Evasão escolar e a realidade brasileira

Enviada em 21/10/2019

Policarpo Quaresma, protagonista da obra-prima de Lima Barreto, era um nacionalista extremado, que sonhava com mudanças utópicas para o Brasil. Se vivesse hoje, por certo se decepcionaria ao notar que a sociedade pouco avançou no sentido de uma reflexão ética e moral, haja vista que entraves como a evasão escolar ainda se fazem presentes no corpo social brasileiro. Nesse sentido, cabe analisar de que forma as práticas metodológicas contribuem para o agravamento do quadro, bem como esclarecer o porquê os aspectos sociais corroboram, em busca de soluções eficientes para esse entrave.

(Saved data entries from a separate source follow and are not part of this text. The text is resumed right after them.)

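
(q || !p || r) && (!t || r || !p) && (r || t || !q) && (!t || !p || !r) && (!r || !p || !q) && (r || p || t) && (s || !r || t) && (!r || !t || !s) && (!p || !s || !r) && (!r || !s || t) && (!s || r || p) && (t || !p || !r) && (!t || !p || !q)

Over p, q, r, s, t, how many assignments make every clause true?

4

There are 2^5 = 32 truth assignments over (p, q, r, s, t).
Split on q. With q = true, the clauses containing q are satisfied and !q drops from the rest; 2 of the 2^4 = 16 assignments to the other variables satisfy what remains.
With q = false, by the same count on the reduced clause set, 2 assignments work.
(One model: p=F, q=F, r=F, s=F, t=T.)
Total: 2 + 2 = 4.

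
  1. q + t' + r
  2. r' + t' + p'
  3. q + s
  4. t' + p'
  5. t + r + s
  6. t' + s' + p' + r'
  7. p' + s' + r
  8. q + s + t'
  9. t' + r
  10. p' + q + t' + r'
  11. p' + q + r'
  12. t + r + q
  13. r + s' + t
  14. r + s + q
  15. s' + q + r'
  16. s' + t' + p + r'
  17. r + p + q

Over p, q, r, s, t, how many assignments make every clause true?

5

There are 2^5 = 32 truth assignments over (p, q, r, s, t).
Split on q. With q = 1, the clauses containing q are satisfied and q' drops from the rest; 5 of the 2^4 = 16 assignments to the other variables satisfy what remains.
With q = 0, by the same count on the reduced clause set, 0 assignments work.
(One model: p=F, q=T, r=T, s=F, t=F.)
Total: 5 + 0 = 5.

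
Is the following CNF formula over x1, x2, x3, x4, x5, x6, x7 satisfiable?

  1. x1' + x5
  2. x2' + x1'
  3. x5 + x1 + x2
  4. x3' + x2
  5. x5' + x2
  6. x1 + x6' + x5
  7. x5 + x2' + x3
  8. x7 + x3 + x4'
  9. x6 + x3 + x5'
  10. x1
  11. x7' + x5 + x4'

No

Unit clause (x1) forces x1 = 1.
Unit clause (x5) forces x5 = 1.
Unit clause (x2') forces x2 = 0.
But (x2) is also a unit clause — contradiction.
No assignment satisfies every clause.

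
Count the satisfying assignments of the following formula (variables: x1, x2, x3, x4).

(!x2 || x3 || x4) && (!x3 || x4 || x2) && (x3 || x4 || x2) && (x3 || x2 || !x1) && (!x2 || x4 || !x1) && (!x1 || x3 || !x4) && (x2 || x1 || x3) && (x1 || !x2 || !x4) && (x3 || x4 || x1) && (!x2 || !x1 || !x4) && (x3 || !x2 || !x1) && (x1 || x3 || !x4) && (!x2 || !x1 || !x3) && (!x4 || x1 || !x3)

2

There are 2^4 = 16 truth assignments over (x1, x2, x3, x4).
Split on x3. With x3 = true, the clauses containing x3 are satisfied and !x3 drops from the rest; 2 of the 2^3 = 8 assignments to the other variables satisfy what remains.
With x3 = false, by the same count on the reduced clause set, 0 assignments work.
(One model: x1=F, x2=T, x3=T, x4=F.)
Total: 2 + 0 = 2.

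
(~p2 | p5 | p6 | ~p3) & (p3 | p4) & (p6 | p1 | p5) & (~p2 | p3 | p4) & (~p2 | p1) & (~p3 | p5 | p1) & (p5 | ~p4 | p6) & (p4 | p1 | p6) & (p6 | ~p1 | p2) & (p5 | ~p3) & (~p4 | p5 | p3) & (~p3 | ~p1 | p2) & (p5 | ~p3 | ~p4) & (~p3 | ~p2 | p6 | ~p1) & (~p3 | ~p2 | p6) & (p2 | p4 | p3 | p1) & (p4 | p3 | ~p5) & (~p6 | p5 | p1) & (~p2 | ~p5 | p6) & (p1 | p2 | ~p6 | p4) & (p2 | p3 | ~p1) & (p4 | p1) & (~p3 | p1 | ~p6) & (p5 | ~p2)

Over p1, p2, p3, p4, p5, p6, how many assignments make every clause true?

There are 2^6 = 64 truth assignments over (p1, p2, p3, p4, p5, p6).
Split on p5. With p5 = 1, the clauses containing p5 are satisfied and ~p5 drops from the rest; 6 of the 2^5 = 32 assignments to the other variables satisfy what remains.
With p5 = 0, by the same count on the reduced clause set, 0 assignments work.
(One model: p1=F, p2=F, p3=F, p4=T, p5=T, p6=F.)
Total: 6 + 0 = 6.

6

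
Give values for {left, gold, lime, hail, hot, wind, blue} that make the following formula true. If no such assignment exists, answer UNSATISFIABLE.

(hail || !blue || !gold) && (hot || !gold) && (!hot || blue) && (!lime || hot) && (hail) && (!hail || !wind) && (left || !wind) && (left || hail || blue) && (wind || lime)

left: true, gold: false, lime: true, hail: true, hot: true, wind: false, blue: true

From the singleton clause (hail), hail = true.
From the singleton clause (!wind), wind = false.
From the singleton clause (lime), lime = true.
From the singleton clause (hot), hot = true.
From the singleton clause (blue), blue = true.
Every clause is now satisfied; left, gold are unconstrained.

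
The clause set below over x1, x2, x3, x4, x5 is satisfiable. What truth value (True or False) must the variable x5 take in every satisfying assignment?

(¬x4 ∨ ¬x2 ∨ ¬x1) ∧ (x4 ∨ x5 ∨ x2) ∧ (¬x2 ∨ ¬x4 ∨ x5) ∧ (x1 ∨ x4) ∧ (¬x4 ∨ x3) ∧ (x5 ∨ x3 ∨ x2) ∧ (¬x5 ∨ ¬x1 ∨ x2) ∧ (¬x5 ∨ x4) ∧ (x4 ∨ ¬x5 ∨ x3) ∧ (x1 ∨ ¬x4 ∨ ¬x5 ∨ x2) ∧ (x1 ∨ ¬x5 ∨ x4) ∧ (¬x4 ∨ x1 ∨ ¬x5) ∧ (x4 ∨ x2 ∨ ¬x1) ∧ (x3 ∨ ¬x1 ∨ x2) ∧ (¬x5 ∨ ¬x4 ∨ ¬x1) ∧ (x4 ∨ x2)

False

Suppose x5 = True.
(x4) alone gives x4 = True.
(x3) alone gives x3 = True.
(x1) alone gives x1 = True.
Now (¬x1) is unsatisfied and unit — conflict.
So every satisfying assignment has x5 = False.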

Em abordagem inicial, é preciso entender que a falta de interesse é uma das principais causas da evasão escolar. Nessa perspectiva a problemática entra em conflito com a utopia de Brasil idealizada por Barreto, na medida em que o atual sistema de ensino é considerado ultrapassado, isto é, a organização hierárquica entre alunos e professor, além de atividades que visam a memorização, como provas, colaboram para o desinteresse precoce dos jovens ao ambiente acadêmico. Aliás, não se pode negar que o videoclipe da música “Another brick in the wall” da banda Pink Floyd, aborda os descontentamento dos alunos com a metodologia escolar, que por conseguinte desencadeia uma rebelião por parte dos estudantes. Dessa forma é evidente a necessidade de uma reorganização das práticas escolares.

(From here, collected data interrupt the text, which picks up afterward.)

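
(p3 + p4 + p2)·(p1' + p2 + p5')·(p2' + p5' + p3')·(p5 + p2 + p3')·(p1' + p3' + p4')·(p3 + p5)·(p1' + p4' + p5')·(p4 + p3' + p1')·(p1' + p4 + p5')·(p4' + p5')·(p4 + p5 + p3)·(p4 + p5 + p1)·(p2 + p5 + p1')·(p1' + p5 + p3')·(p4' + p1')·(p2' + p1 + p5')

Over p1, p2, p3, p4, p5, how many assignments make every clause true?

There are 2^5 = 32 truth assignments over (p1, p2, p3, p4, p5).
Split on p2. With p2 = 1, the clauses containing p2 are satisfied and p2' drops from the rest; 1 of the 2^4 = 16 assignments to the other variables satisfy what remains.
With p2 = 0, by the same count on the reduced clause set, 1 assignment works.
(One model: p1=F, p2=F, p3=T, p4=F, p5=T.)
Total: 1 + 1 = 2.

2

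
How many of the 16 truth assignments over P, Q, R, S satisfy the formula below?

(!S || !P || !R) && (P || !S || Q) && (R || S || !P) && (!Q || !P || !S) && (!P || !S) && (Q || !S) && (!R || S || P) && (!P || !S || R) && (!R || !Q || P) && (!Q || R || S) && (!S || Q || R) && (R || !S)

3

There are 2^4 = 16 truth assignments over (P, Q, R, S).
Check each against the 12 clauses (columns in the order P, Q, R, S):
  F F F F  ✓ satisfies all
  F F F T  ✗ fails (P || !S || Q)
  F F T F  ✗ fails (!R || S || P)
  F F T T  ✗ fails (P || !S || Q)
  F T F F  ✗ fails (!Q || R || S)
  F T F T  ✗ fails (R || !S)
  F T T F  ✗ fails (!R || S || P)
  F T T T  ✗ fails (!R || !Q || P)
  T F F F  ✗ fails (R || S || !P)
  T F F T  ✗ fails (!P || !S)
  T F T F  ✓ satisfies all
  T F T T  ✗ fails (!S || !P || !R)
  T T F F  ✗ fails (R || S || !P)
  T T F T  ✗ fails (!Q || !P || !S)
  T T T F  ✓ satisfies all
  T T T T  ✗ fails (!S || !P || !R)
3 of the 16 rows are models.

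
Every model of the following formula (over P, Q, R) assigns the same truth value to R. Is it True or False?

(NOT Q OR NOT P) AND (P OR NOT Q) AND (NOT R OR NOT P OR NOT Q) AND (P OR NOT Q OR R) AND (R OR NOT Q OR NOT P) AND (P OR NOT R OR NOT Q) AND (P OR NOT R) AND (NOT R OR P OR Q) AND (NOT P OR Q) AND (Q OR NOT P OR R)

False

Suppose R = true.
From the singleton clause (P), P = true.
From the singleton clause (NOT Q), Q = false.
But (Q) is also a unit clause — contradiction.
So every satisfying assignment has R = False.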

Ainda convém lembrar, que os aspectos sociais, como a desigualdade, prejudica o rendimento acadêmico, na qual os jovens enfrentam dificuldades, como por exemplo, a distancia até a escola e a necessidade de se inserir precocemente no mercado de trabalho, com o intuito de auxiliar com as despesas de casa. Nesse contexto, consolida-se a percepção do filósofo iluminista Rousseau, em sua obra “O contrato social”. Conforme o pensador, para um bom funcionamento dos organismos sociais, é preciso que haja uma relação de confiança entre o Estado e a sociedade, configurando o princípio da cooperação. À luz dessa ideia, torna-se notório que há uma ruptura do contrato social, pois, em contraste, a educação acaba por se tornar algo trivial no cotidiano de jovens de baixa renda.

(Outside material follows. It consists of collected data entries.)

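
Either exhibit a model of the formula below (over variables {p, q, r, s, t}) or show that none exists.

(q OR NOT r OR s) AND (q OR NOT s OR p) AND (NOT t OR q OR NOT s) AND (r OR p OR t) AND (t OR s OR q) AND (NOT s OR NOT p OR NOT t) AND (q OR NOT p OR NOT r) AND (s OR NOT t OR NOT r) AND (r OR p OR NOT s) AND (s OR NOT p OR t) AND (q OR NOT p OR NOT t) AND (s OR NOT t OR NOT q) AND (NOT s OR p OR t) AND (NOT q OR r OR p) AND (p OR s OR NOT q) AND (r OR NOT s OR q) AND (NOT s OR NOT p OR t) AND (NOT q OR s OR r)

p: false, q: true, r: true, s: true, t: true

Try q = true.
Try s = true.
Try p = false.
The clause (r) is unit, so r = true.
The clause (t) is unit, so t = true.
All clauses are satisfied.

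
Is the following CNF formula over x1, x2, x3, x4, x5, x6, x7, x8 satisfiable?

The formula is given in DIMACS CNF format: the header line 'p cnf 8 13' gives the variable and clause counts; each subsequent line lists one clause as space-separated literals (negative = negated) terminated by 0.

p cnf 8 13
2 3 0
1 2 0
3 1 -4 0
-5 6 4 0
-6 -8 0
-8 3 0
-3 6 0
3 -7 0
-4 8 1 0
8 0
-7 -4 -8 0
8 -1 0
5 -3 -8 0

(x8) alone gives x8 = True.
(¬x6) alone gives x6 = False.
(x3) alone gives x3 = True.
But (¬x3) is also a unit clause — contradiction.
No assignment satisfies every clause.

No, unsatisfiable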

Portanto, o Ministério da Educação juntamente com as redes ensino, deve propor novas metodologias, tal qual englobe a participação do aluno, com aulas em círculos, que vise a demonstração prática das matérias estudadas, sendo assim, contribuir para o interesse dos alunos. Outra ação importante a ser efetivada, é o auxílio do Estado no custeio dos estudos dos jovens, promovendo transporte escolar para comunidades mais afastadas, e a disponibilização de matrizes que englobe o mercado de trabalho. Com essas ações, a evasão escolar será resolvida, de modo a orgulhar Policarpo Quaresma.